Mulyani will take up her post on June 1 as one of the Washington-based bank’s three managing directors. She replaces Juan Jose Daboub, a former El Salvador finance minister, whose term is about to expire. Mulyani will oversee economic policy in 74 nations in Latin America, the Caribbean, East Asia and the Pacific, the Middle East and North Africa.
Mulyani’s elevation to the World Bank is not just a career change, but is bound up with deepening conflicts within the Indonesian ruling elite. The Indonesian media has suggested that the position was negotiated by President Susilo Bambang Yudhoyono without consulting Mulyani. According to the Jakarta Post, the minister never applied for the job and had plans to resign, but was ordered to take it by the president.
While Mulyani denied the claims, her sudden departure has fuelled speculation that Yudhoyono replaced Mulyani under pressure from Golkar Party chairman Aburizal Bakrie. Golkar, the former ruling party under the Suharto regime, is part of Yudhoyono’s coalition. Aburizal is patron of the influential Bakrie Group of business leaders who have suffered under Mulyani’s aggressive pro-market agenda.
For the past eight months, Mulyani and Vice President Boediono have both been under pressure, spearheaded by Golkar, over the bailout of Bank Century in 2008. A parliamentary inquiry singled out the two for acting illegally in the course of approving the provision of 6.76 trillion rupiah ($US716 million) for the bank. Mulyani and Boediono, then Bank Indonesia governor, claimed the bailout was necessary to prevent a banking collapse. Critics point out that Bank Century was a mid-level private bank and posed no threat to financial system.
When the bailout costs were revealed as much higher than agreed by parliament, popular resentment turned the case into a major issue. An investigation by the Supreme Audit Agency (BPK) uncovered a number of procedural violations in the bailout process. With one parliamentary probe now concluded and further enquiries under way, the Bank Century debacle has become a protracted political sore for Yudhoyono.
It has long been rumoured that Mulyani would be made a scapegoat. As finance minister, she carried out the demands of international financial institutions for a “level playing field” for foreign investors by cracking down on the cronyism and corrupt practices that protected less competitive sections of Indonesian business. As a result she came into conflict with layers of the country’s business and political elite.

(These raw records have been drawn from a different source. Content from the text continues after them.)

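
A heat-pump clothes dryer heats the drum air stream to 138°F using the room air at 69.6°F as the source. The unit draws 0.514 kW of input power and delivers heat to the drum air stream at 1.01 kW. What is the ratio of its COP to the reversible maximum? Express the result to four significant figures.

0.2249

COP_actual = Q̇_H/Ẇ = 1.010/0.5140 = 1.965.
In absolute terms T_C = 294.04 K and T_H = 332.04 K, so ΔT = 38.00 K.
COP_Carnot = T_H/ΔT = 332.04/38.00 = 8.738.
η_II = COP_actual/COP_Carnot = 1.965/8.738 = 0.2249.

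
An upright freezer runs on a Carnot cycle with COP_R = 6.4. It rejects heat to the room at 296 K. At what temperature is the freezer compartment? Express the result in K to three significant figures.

256 K

For a Carnot refrigerator COP_R = T_C/(T_H − T_C), so T_C = COP·T_H/(1 + COP).
With T_H = 296.00 K, T_C = 6.4 × 296.00/7.400 = 256.00 K.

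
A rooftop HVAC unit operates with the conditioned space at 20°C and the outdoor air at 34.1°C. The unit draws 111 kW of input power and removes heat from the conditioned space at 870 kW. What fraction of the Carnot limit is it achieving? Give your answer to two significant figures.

0.38

COP_actual = Q̇_C/Ẇ = 870.0/111.0 = 7.838.
In absolute terms T_C = 293.15 K and T_H = 307.25 K, so ΔT = 14.10 K.
COP_Carnot = T_C/ΔT = 293.15/14.10 = 20.79.
η_II = COP_actual/COP_Carnot = 7.838/20.79 = 0.3770.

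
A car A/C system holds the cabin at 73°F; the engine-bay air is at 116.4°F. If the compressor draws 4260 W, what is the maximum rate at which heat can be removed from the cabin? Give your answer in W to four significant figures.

In absolute terms T_C = 295.93 K and T_H = 320.04 K, so ΔT = 24.11 K.
COP_Carnot = T_C/ΔT = 295.93/24.11 = 12.27.
Q̇_max = COP_Carnot × Ẇ = 12.27 × 4260 W = 52290 W.

52290 W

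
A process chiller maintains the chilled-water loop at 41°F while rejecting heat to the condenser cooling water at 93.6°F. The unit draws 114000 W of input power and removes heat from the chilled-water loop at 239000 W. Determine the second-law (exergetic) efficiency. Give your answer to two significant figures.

COP_actual = Q̇_C/Ẇ = 239000/114000 = 2.096.
In absolute terms T_C = 278.15 K and T_H = 307.37 K, so ΔT = 29.22 K.
COP_Carnot = T_C/ΔT = 278.15/29.22 = 9.518.
η_II = COP_actual/COP_Carnot = 2.096/9.518 = 0.2203.

0.22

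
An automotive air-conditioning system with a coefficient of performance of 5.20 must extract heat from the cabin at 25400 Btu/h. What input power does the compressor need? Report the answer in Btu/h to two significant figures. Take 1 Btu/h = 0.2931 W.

4900 Btu/h

Ẇ = Q̇_C/COP = 25400/5.20 = 4885 Btu/h.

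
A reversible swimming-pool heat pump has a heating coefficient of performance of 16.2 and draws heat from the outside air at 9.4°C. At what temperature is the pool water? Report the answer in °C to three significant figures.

28.0 °C

COP_HP = T_H/(T_H − T_C) rearranges to T_H = COP·T_C/(COP − 1).
With T_C = 282.55 K, T_H = 16.2 × 282.55/15.20 = 301.14 K.
Converting, 301.14 K = 27.99°C.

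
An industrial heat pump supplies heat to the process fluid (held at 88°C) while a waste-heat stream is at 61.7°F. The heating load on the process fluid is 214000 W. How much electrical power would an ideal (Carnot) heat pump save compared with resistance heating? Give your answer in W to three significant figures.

In absolute terms T_C = 289.65 K and T_H = 361.15 K, so ΔT = 71.50 K.
COP_Carnot = T_H/ΔT = 361.15/71.50 = 5.051.
Resistance heating needs Ẇ_res = Q̇_H = 214000 W; the reversible heat pump needs only Ẇ_hp = Q̇_H/COP = 42370 W.
Saving = 214000 − 42370 = 171600 W.

172000 W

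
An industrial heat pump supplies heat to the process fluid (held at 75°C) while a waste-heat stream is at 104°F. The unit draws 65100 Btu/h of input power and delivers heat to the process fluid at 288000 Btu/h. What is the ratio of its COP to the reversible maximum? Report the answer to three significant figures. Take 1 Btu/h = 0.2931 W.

COP_actual = Q̇_H/Ẇ = 288000/65100 = 4.424.
In absolute terms T_C = 313.15 K and T_H = 348.15 K, so ΔT = 35.00 K.
COP_Carnot = T_H/ΔT = 348.15/35.00 = 9.947.
η_II = COP_actual/COP_Carnot = 4.424/9.947 = 0.4447.

0.445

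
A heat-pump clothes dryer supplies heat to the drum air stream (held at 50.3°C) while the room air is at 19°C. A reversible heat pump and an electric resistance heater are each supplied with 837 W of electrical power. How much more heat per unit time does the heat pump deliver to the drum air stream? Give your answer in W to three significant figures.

In absolute terms T_C = 292.15 K and T_H = 323.45 K, so ΔT = 31.30 K.
COP_Carnot = T_H/ΔT = 323.45/31.30 = 10.33.
The heat pump delivers Q̇_H = COP × Ẇ = 8649 W; the resistance heater delivers Ẇ = 837.0 W.
Extra = (COP − 1)·Ẇ = 7812 W.

7810 W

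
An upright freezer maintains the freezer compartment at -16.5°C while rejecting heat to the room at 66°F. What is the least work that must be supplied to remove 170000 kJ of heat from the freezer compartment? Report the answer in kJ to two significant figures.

23000 kJ

In absolute terms T_C = 256.65 K and T_H = 292.04 K, so ΔT = 35.39 K.
The reversible limit is COP_R = T_C/ΔT = 7.252, so W_min = Q_C/COP = Q_C·ΔT/T_C.
W_min = 170000 × 35.39/256.65 = 23440 kJ.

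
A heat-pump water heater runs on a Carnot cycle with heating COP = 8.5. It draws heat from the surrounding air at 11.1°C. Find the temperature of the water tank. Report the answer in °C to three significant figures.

49.0 °C

COP_HP = T_H/(T_H − T_C) rearranges to T_H = COP·T_C/(COP − 1).
With T_C = 284.25 K, T_H = 8.5 × 284.25/7.500 = 322.15 K.
Converting, 322.15 K = 49.00°C.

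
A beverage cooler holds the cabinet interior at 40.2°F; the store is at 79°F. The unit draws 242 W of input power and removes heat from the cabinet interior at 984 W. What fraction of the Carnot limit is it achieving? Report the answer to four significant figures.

COP_actual = Q̇_C/Ẇ = 984.0/242.0 = 4.066.
In absolute terms T_C = 277.71 K and T_H = 299.26 K, so ΔT = 21.56 K.
COP_Carnot = T_C/ΔT = 277.71/21.56 = 12.88.
η_II = COP_actual/COP_Carnot = 4.066/12.88 = 0.3156.

0.3156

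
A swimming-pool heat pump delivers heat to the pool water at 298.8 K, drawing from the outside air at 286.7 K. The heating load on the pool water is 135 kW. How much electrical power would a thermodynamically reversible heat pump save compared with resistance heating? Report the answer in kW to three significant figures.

130 kW

The reservoir spacing is ΔT = 298.8 − 286.7 = 12.10 K.
COP_Carnot = T_H/ΔT = 298.80/12.10 = 24.69.
Resistance heating needs Ẇ_res = Q̇_H = 135.0 kW; the reversible heat pump needs only Ẇ_hp = Q̇_H/COP = 5.467 kW.
Saving = 135.0 − 5.467 = 129.5 kW.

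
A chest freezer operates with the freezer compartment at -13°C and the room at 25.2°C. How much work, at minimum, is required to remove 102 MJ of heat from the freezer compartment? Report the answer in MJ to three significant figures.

15.0 MJ

In absolute terms T_C = 260.15 K and T_H = 298.35 K, so ΔT = 38.20 K.
The reversible limit is COP_R = T_C/ΔT = 6.810, so W_min = Q_C/COP = Q_C·ΔT/T_C.
W_min = 102.0 × 38.20/260.15 = 14.98 MJ.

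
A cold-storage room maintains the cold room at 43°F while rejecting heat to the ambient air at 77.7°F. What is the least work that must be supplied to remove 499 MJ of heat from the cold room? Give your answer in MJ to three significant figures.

34.4 MJ

In absolute terms T_C = 279.26 K and T_H = 298.54 K, so ΔT = 19.28 K.
The reversible limit is COP_R = T_C/ΔT = 14.49, so W_min = Q_C/COP = Q_C·ΔT/T_C.
W_min = 499.0 × 19.28/279.26 = 34.45 MJ.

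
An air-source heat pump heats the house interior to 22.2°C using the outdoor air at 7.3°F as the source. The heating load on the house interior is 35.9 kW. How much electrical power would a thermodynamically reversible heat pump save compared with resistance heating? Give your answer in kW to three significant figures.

31.5 kW

In absolute terms T_C = 259.43 K and T_H = 295.35 K, so ΔT = 35.92 K.
COP_Carnot = T_H/ΔT = 295.35/35.92 = 8.222.
Resistance heating needs Ẇ_res = Q̇_H = 35.90 kW; the reversible heat pump needs only Ẇ_hp = Q̇_H/COP = 4.366 kW.
Saving = 35.90 − 4.366 = 31.53 kW.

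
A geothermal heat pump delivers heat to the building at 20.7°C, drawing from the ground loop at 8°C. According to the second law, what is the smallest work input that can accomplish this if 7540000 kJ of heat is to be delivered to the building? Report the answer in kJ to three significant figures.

326000 kJ

In absolute terms T_C = 281.15 K and T_H = 293.85 K, so ΔT = 12.70 K.
The reversible limit is COP_HP = T_H/ΔT = 23.14, so W_min = Q_H/COP = Q_H·ΔT/T_H.
W_min = 7540000 × 12.70/293.85 = 325900 kJ.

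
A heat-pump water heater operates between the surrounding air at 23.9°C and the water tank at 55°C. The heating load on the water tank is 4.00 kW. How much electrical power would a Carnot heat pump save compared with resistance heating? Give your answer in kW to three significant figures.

In absolute terms T_C = 297.05 K and T_H = 328.15 K, so ΔT = 31.10 K.
COP_Carnot = T_H/ΔT = 328.15/31.10 = 10.55.
Resistance heating needs Ẇ_res = Q̇_H = 4.000 kW; the reversible heat pump needs only Ẇ_hp = Q̇_H/COP = 0.3791 kW.
Saving = 4.000 − 0.3791 = 3.621 kW.

3.62 kW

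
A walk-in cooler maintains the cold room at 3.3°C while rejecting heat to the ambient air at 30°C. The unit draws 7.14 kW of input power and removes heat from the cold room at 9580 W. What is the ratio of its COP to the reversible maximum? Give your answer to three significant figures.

0.130

Converting, Q̇_C = 9580 W = 9.580 kW, so COP_actual = Q̇_C/Ẇ = 9.580/7.140 = 1.342.
In absolute terms T_C = 276.45 K and T_H = 303.15 K, so ΔT = 26.70 K.
COP_Carnot = T_C/ΔT = 276.45/26.70 = 10.35.
η_II = COP_actual/COP_Carnot = 1.342/10.35 = 0.1296.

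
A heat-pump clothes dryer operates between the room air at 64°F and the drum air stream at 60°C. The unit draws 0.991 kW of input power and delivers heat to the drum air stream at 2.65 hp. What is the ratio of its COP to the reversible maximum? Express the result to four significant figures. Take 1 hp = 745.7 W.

Converting, Q̇_H = 2.650 hp = 1.976 kW, so COP_actual = Q̇_H/Ẇ = 1.976/0.9910 = 1.994.
In absolute terms T_C = 290.93 K and T_H = 333.15 K, so ΔT = 42.22 K.
COP_Carnot = T_H/ΔT = 333.15/42.22 = 7.890.
η_II = COP_actual/COP_Carnot = 1.994/7.890 = 0.2527.

0.2527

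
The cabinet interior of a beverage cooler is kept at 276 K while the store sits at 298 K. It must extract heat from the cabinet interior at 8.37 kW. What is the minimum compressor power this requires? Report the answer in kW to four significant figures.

0.6672 kW

The reservoir spacing is ΔT = 298 − 276 = 22.00 K.
COP_Carnot = T_C/ΔT = 276.00/22.00 = 12.55.
Ẇ_min = Q̇/COP_Carnot = 8.370/12.55 = 0.6672 kW.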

Mulyani’s economic measures faced strong opposition, including from businessmen and politicians and public servants close to Yudhoyono. In late 2008, she refused to shut the stock market at a time when shares in Bakrie-related companies were plunging in value. When Yudhoyono overruled her decision, she tendered her resignation. While Yudhoyono did not accept the resignation, it is clear that Mulyani had some powerful enemies.
Her move to the World Bank has solved a few problems for Yudhoyono. Political analyst Arbi Sanit noted in the Jakarta Post: “It’s an exit strategy that makes everyone happy. Mulyani will not lose face as she will get a prestigious job, Yudhoyono can now fix the battered coalition, and investors can do business peacefully without being confronted by political bickering”.

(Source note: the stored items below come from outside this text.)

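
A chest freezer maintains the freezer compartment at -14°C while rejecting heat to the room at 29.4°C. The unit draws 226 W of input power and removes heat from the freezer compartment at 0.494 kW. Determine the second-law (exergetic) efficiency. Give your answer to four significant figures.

0.3661

Converting, Q̇_C = 0.4940 kW = 494.0 W, so COP_actual = Q̇_C/Ẇ = 494.0/226.0 = 2.186.
In absolute terms T_C = 259.15 K and T_H = 302.55 K, so ΔT = 43.40 K.
COP_Carnot = T_C/ΔT = 259.15/43.40 = 5.971.
η_II = COP_actual/COP_Carnot = 2.186/5.971 = 0.3661.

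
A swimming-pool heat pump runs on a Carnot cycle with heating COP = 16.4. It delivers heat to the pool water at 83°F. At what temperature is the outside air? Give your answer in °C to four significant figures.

9.950 °C

COP_HP = T_H/(T_H − T_C) gives T_H − T_C = T_H/COP.
With T_H = 301.48 K, T_C = 301.48 × (1 − 1/16.4) = 283.10 K.
Converting, 283.10 K = 9.95°C.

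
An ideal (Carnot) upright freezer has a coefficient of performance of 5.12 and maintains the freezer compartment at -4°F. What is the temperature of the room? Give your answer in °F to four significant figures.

COP_R = T_C/(T_H − T_C) gives T_H − T_C = T_C/COP.
With T_C = 253.15 K, T_H = 253.15 × (1 + 1/5.12) = 302.59 K.
Converting, 302.59 K = 85.00°F.

85.00 °F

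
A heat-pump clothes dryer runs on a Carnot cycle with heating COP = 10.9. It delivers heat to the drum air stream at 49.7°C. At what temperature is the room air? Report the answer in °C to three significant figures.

COP_HP = T_H/(T_H − T_C) gives T_H − T_C = T_H/COP.
With T_H = 322.85 K, T_C = 322.85 × (1 − 1/10.9) = 293.23 K.
Converting, 293.23 K = 20.08°C.

20.1 °C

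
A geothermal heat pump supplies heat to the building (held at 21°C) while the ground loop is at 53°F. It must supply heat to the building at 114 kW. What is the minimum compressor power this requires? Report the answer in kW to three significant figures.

3.62 kW

In absolute terms T_C = 284.82 K and T_H = 294.15 K, so ΔT = 9.333 K.
COP_Carnot = T_H/ΔT = 294.15/9.333 = 31.52.
Ẇ_min = Q̇/COP_Carnot = 114.0/31.52 = 3.617 kW.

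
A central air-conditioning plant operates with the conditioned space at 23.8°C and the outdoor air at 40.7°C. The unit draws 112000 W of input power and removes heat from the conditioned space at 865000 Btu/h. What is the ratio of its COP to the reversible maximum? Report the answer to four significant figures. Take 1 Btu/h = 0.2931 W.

0.1288

Converting, Q̇_C = 865000 Btu/h = 253500 W, so COP_actual = Q̇_C/Ẇ = 253500/112000 = 2.264.
In absolute terms T_C = 296.95 K and T_H = 313.85 K, so ΔT = 16.90 K.
COP_Carnot = T_C/ΔT = 296.95/16.90 = 17.57.
η_II = COP_actual/COP_Carnot = 2.264/17.57 = 0.1288.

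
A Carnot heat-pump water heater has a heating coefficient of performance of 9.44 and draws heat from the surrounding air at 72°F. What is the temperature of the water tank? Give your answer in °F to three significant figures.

135 °F

COP_HP = T_H/(T_H − T_C) rearranges to T_H = COP·T_C/(COP − 1).
With T_C = 295.37 K, T_H = 9.44 × 295.37/8.440 = 330.37 K.
Converting, 330.37 K = 134.99°F.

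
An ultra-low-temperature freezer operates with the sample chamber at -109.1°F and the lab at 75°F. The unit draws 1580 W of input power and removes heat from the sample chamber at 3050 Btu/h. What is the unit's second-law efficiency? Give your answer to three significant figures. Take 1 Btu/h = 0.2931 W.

Converting, Q̇_C = 3050 Btu/h = 894.0 W, so COP_actual = Q̇_C/Ẇ = 894.0/1580 = 0.5658.
In absolute terms T_C = 194.76 K and T_H = 297.04 K, so ΔT = 102.3 K.
COP_Carnot = T_C/ΔT = 194.76/102.3 = 1.904.
η_II = COP_actual/COP_Carnot = 0.5658/1.904 = 0.2971.

0.297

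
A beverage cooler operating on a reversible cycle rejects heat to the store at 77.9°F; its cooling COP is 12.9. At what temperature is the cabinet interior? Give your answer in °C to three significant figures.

For a Carnot refrigerator COP_R = T_C/(T_H − T_C), so T_C = COP·T_H/(1 + COP).
With T_H = 298.65 K, T_C = 12.9 × 298.65/13.90 = 277.16 K.
Converting, 277.16 K = 4.01°C.

4.01 °C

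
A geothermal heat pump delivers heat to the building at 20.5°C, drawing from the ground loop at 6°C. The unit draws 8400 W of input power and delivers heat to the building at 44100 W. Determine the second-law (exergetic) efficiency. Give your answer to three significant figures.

COP_actual = Q̇_H/Ẇ = 44100/8400 = 5.250.
In absolute terms T_C = 279.15 K and T_H = 293.65 K, so ΔT = 14.50 K.
COP_Carnot = T_H/ΔT = 293.65/14.50 = 20.25.
η_II = COP_actual/COP_Carnot = 5.250/20.25 = 0.2592.

0.259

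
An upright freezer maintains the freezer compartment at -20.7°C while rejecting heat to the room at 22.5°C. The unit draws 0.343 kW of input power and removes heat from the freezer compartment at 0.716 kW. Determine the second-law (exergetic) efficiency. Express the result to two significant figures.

0.36

COP_actual = Q̇_C/Ẇ = 0.7160/0.3430 = 2.087.
In absolute terms T_C = 252.45 K and T_H = 295.65 K, so ΔT = 43.20 K.
COP_Carnot = T_C/ΔT = 252.45/43.20 = 5.844.
η_II = COP_actual/COP_Carnot = 2.087/5.844 = 0.3572.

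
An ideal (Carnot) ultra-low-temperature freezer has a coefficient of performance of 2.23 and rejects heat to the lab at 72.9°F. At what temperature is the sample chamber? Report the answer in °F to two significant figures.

For a Carnot refrigerator COP_R = T_C/(T_H − T_C), so T_C = COP·T_H/(1 + COP).
With T_H = 295.87 K, T_C = 2.23 × 295.87/3.230 = 204.27 K.
Converting, 204.27 K = -91.98°F.

-92 °F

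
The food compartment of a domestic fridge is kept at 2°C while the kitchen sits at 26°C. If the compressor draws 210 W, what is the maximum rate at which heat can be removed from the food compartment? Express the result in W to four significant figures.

In absolute terms T_C = 275.15 K and T_H = 299.15 K, so ΔT = 24.00 K.
COP_Carnot = T_C/ΔT = 275.15/24.00 = 11.46.
Q̇_max = COP_Carnot × Ẇ = 11.46 × 210.0 W = 2408 W.

2408 W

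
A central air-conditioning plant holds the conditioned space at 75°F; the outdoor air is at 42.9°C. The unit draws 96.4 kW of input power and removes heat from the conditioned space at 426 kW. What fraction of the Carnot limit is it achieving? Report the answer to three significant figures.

COP_actual = Q̇_C/Ẇ = 426.0/96.40 = 4.419.
In absolute terms T_C = 297.04 K and T_H = 316.05 K, so ΔT = 19.01 K.
COP_Carnot = T_C/ΔT = 297.04/19.01 = 15.62.
η_II = COP_actual/COP_Carnot = 4.419/15.62 = 0.2828.

0.283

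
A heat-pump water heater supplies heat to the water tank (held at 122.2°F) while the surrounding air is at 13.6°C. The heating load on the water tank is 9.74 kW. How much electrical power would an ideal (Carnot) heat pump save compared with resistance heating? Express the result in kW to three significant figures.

In absolute terms T_C = 286.75 K and T_H = 323.26 K, so ΔT = 36.51 K.
COP_Carnot = T_H/ΔT = 323.26/36.51 = 8.854.
Resistance heating needs Ẇ_res = Q̇_H = 9.740 kW; the reversible heat pump needs only Ẇ_hp = Q̇_H/COP = 1.100 kW.
Saving = 9.740 − 1.100 = 8.640 kW.

8.64 kW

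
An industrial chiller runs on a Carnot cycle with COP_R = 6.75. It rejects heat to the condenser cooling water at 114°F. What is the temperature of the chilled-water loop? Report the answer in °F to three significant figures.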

International fears that Mulyani’s departure will see the government’s pro-market agenda stall was a factor behind sharp falls in the markets. Following the announcement, the rupiah lost 1 percent despite an intervention by Indonesia’s central bank. At the same time, the Jakarta Composite index dropped 95.58 points, or 3.2 percent. As a recent article in the Economist magazine noted, global business still regards Indonesia as hostile to foreign investment, beset by corruption and over-burdened with subsidies and other “distortions”.
As well as provoking business opposition, Mulyani’s economic measures have deepened the gulf between rich and poor, and raised social tensions. For the majority of the country’s 231 million people, the reality of life is one of stark poverty and a lack of basic services. One person in seven lives below the poverty line, with millions more just marginally above it. On key social measures, such as life expectancy, health care and sanitation, the country scores poorly.
For its part, the World Bank has recruited a new director in the midst of a major reorganisation designed to strengthen its hand in the midst of the global economic crisis. Sri Mulyani will undoubtedly play in central role in the international drive for governments to reduce expenditure and load the debt crisis onto the backs of the working class.
A former International Monetary Fund executive director, Mulyani’s tenure as Indonesian finance minister was marked by the reining in of budget deficits to less than 2 percent of GDP—a very low figure by current international standards. According to an opinion piece by economist Winarno Zain in the Jakarta Post—entitled “Why the World Bank needs Sri Mulyani?”—she will be expected to use her authority “to pressure countries under her supervision to implement more vigorously the same approach of macro-economic policy as she implemented in Indonesia”.